Lemon Shrub Cake I Gluten Free
[ L E M O N ] Shrub cake … GF with olive oil.
I am no baker however this is so easy, even I can bake it. Wholesome, moist & delicious … especially warm out of the oven.
1 cup extra-virgin olive oil plus more for pan
3 large eggs 1 cup sugar 1 cup plain yogurt
2 tsp vanilla extract
Zest & juice of 2 large lemons, plus more zest for serving, optional
2 cups GF plain flour
1 tsp salt 1 tsp bicarb soda
2 tBsp lemon ginger shrub syrup [ACV]
Preheat oven to 180° C Place baking paper at bottom of ~ 20cm (D) spring-form tin
Oil the sides with Olive oil
Add to a mixing-bowl eggs, vanilla essence, olive oil, lemon rind, bicarb & lemon switchel and whisk well
Mix in lemon juice, yoghurt and sugar on low for ~ 30 sec
Add salt & GF plain flour, mix for another 30 - 45 sec
Bake on 180° C for ~ 50 minutes until top is a lovely golden brown Place on a wire rack to cool [still in tin]

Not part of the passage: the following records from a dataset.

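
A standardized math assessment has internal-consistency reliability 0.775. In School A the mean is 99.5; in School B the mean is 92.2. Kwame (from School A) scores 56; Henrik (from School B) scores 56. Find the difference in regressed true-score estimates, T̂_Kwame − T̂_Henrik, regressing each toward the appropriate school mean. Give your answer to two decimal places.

T̂_Kwame = 0.775(56) + 0.225(99.5) = 65.7875
T̂_Henrik = 0.775(56) + 0.225(92.2) = 64.1450
Difference = 65.7875 − 64.1450 = 1.6425

1.64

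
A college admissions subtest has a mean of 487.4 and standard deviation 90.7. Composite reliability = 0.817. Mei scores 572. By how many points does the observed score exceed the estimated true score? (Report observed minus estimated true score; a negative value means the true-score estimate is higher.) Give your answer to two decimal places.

15.48

T̂ = ρX + (1 − ρ)μ
  = 0.817 × 572 + 0.183 × 487.4
  = 467.324 + 89.1942
  = 556.5182
  ≈ 556.518
X − T̂ = 572 − 556.518 = 15.482 → 15.48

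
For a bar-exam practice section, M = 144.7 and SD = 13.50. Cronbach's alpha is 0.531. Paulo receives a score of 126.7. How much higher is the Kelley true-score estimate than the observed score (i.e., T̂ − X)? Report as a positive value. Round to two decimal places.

T̂ = ρX + (1 − ρ)μ
  = 0.531 × 126.7 + 0.469 × 144.7
  = 67.2777 + 67.8643
  = 135.1420
  ≈ 135.142
T̂ − X = 135.142 − 126.7 = 8.442 → 8.44

8.44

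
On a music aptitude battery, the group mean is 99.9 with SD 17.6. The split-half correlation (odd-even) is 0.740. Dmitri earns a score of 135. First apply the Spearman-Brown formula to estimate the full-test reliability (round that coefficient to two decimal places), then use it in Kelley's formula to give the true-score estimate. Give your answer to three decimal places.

129.735

Spearman-Brown: ρ = 2r/(1 + r) = 2(0.740)/(1 + 0.740) = 1.4800/1.740 = 0.8506 → 0.85
T̂ = 0.85(135) + 0.15(99.9) = 114.75 + 14.985 = 129.7350 → 129.735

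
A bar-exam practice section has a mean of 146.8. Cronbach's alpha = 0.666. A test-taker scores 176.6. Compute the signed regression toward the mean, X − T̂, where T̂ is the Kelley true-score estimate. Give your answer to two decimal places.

Weight the observed score by reliability and the mean by (1 − reliability): T̂ = 0.666·176.6 + 0.334·146.8 = 117.6156 + 49.0312 = 166.6468.
X − T̂ = 176.6 − 166.647 = 9.953 → 9.95

9.95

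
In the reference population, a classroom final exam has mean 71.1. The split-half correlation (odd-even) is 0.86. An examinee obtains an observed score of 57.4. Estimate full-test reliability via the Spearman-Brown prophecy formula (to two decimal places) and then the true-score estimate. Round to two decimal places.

58.50

Spearman-Brown: ρ = 2r/(1 + r) = 2(0.86)/(1 + 0.86) = 1.720/1.86 = 0.9247 → 0.92
T̂ = ρX + (1 − ρ)μ
  = 0.92 × 57.4 + 0.08 × 71.1
  = 52.808 + 5.688
  = 58.496
  ≈ 58.50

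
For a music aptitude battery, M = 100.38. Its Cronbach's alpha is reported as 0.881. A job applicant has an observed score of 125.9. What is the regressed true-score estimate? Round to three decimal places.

T̂ = ρX + (1 − ρ)μ
  = 0.881 × 125.9 + 0.119 × 100.38
  = 110.9179 + 11.94522
  = 122.8631
  ≈ 122.863

122.863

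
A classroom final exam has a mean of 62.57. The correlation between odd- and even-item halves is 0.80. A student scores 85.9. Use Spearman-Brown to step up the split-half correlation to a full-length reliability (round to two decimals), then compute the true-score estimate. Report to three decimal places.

83.334

Spearman-Brown: ρ = 2r/(1 + r) = 2(0.80)/(1 + 0.80) = 1.600/1.80 = 0.8889 → 0.89
Regress the observed score toward the mean by the unreliability: T̂ = 0.89·85.9 + 0.11·62.57 = 76.451 + 6.8827 = 83.3337.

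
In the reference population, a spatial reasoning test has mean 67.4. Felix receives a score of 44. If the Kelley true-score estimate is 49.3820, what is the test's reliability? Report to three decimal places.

T̂ = ρX + (1 − ρ)μ  ⇒  T̂ − μ = ρ(X − μ)
ρ = (T̂ − μ)/(X − μ) = (49.3820 − 67.4) / (44 − 67.4) = -18.0180 / -23.4 = 0.77000

0.770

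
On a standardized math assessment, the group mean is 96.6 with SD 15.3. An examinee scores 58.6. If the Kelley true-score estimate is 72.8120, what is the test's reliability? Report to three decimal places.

0.626

T̂ = ρX + (1 − ρ)μ  ⇒  T̂ − μ = ρ(X − μ)
ρ = (T̂ − μ)/(X − μ) = (72.8120 − 96.6) / (58.6 − 96.6) = -23.7880 / -38.0 = 0.62600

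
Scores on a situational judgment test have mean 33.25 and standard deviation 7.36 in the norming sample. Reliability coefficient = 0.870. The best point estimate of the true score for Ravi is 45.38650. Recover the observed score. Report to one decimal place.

T̂ = ρX + (1 − ρ)μ  ⇒  X = (T̂ − (1 − ρ)μ) / ρ
X = (45.38650 − 0.130 × 33.25) / 0.870 = (45.38650 − 4.32250) / 0.870 = 41.06400 / 0.870 = 47.200

47.2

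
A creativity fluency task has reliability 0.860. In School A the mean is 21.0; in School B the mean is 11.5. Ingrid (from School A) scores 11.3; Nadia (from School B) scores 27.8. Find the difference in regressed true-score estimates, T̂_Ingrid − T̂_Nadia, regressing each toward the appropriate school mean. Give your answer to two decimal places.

-12.86

T̂_Ingrid = 0.860(11.3) + 0.140(21.0) = 12.6580
T̂_Nadia = 0.860(27.8) + 0.140(11.5) = 25.5180
Difference = 12.6580 − 25.5180 = -12.8600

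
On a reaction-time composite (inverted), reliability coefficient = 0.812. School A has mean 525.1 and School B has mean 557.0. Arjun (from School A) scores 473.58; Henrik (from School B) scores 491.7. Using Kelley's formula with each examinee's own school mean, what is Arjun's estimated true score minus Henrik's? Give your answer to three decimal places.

-20.711

T̂_Arjun = 0.812(473.58) + 0.188(525.1) = 483.26576
T̂_Henrik = 0.812(491.7) + 0.188(557.0) = 503.97640
Difference = 483.26576 − 503.97640 = -20.71064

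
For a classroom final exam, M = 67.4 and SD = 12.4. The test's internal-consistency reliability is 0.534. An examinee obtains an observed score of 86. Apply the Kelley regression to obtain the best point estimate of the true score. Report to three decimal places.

T̂ = ρX + (1 − ρ)μ
  = 0.534 × 86 + 0.466 × 67.4
  = 45.924 + 31.4084
  = 77.3324
  ≈ 77.332

77.332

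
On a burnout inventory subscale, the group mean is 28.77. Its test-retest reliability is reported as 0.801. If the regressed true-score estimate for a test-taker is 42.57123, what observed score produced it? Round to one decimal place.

T̂ = ρX + (1 − ρ)μ  ⇒  X = (T̂ − (1 − ρ)μ) / ρ
X = (42.57123 − 0.199 × 28.77) / 0.801 = (42.57123 − 5.72523) / 0.801 = 36.84600 / 0.801 = 46.000

46.0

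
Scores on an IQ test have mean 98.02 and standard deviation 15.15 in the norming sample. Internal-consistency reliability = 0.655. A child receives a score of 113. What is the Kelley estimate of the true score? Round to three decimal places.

107.832

Regress the observed score toward the mean by the unreliability: T̂ = 0.655·113 + 0.345·98.02 = 74.015 + 33.81690 = 107.8319.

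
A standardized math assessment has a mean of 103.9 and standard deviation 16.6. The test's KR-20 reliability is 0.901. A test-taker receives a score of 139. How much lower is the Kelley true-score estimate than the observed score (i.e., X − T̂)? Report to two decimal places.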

After 5 minutes unlock and remove sides Flip between two cake racks to expose and remove tin base … be careful I nearly dropped it at this point and had to recruit the lovely Mrs Hilbilby for her cake flipping expertise
Flip back the right way up to cool for another 5 minutes
Dust with icing sugar and garnish with lemon zest Serve warm with a lovely cup of tea.
FTR - iPhone didn’t record me adding the lemon juice, but trust me it’s in there.